The House has pushed to add back in several items the Senate removed from the bill to avoid a Democratic filibuster. One would make it a crime for an abortion clinic to interfere with emergency medical personnel, according to KWMU St. Louis. That provision refers, according to the Associated Press, to past occasional requests from a St. Louis abortion clinic that ambulances not use their lights or sirens out of concern of causing alarm. A second was a quibble between the House and Senate on whether the state attorney general alone should be empowered to enforce abortion laws, or if local prosecutors could be included in the chain of command.
Other provisions addressed the requirement of annual, unannounced inspection of abortion clinics. There was also a new requirement that fetal tissue be independently inspected by a pathologist within a certain span of time and reported to the health department to ensure it matched the medical records made by the abortion provider. If there was a discrepancy, the Associated Press reports, that could be another trigger for an unannounced inspection of the abortion facility.
The most controversial item addressed by the House was the repeal of a St. Louis law that protected women from job and housing discrimination on the basis of not only whether they’ve sought an abortion, but if they use birth control. The Reproductive Health and Pregnancy Nondiscrimination Ordinance was made law by the St. Louis City Board of Aldermen in February, but four months later the state government is trying to roll it back.

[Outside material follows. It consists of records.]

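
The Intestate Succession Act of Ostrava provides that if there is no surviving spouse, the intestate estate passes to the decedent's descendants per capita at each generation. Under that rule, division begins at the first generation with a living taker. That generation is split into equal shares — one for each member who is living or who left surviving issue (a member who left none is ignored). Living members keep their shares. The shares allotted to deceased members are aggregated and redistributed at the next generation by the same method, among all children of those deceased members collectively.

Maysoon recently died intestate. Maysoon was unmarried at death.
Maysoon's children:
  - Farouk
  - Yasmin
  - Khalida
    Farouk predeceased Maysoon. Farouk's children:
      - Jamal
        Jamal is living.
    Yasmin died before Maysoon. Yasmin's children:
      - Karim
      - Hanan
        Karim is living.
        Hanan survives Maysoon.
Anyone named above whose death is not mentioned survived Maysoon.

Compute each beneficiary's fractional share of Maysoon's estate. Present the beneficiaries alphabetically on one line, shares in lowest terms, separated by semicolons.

There is no surviving spouse, so the entire estate passes to Maysoon's descendants per capita at each generation.
At generation 1 (Farouk, Yasmin, Khalida) there are 3 shares of (1)/3 = 1/3 each.
Living: Khalida — each takes 1/3.
Deceased: Farouk and Yasmin. Their combined 2/3 is pooled and carried to generation 2.
At generation 2 (Jamal, Karim, Hanan) there are 3 shares of (2/3)/3 = 2/9 each.
Living: Jamal, Karim, and Hanan — each takes 2/9.

Hanan 2/9; Jamal 2/9; Karim 2/9; Khalida 1/3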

The ordinance sponsor, Alderwoman Megan Ellyia-Green, said at the time it was passed, “Being in a ‘red state’ doesn’t mean that we can’t pass progressive policy at the local level to protect women’s ability to make personal decisions about their reproductive health without the intrusion of their employers or landlords.” Republican governor Eric Greitens described the ordinance as one that would turn St. Louis into “abortion sanctuary city.”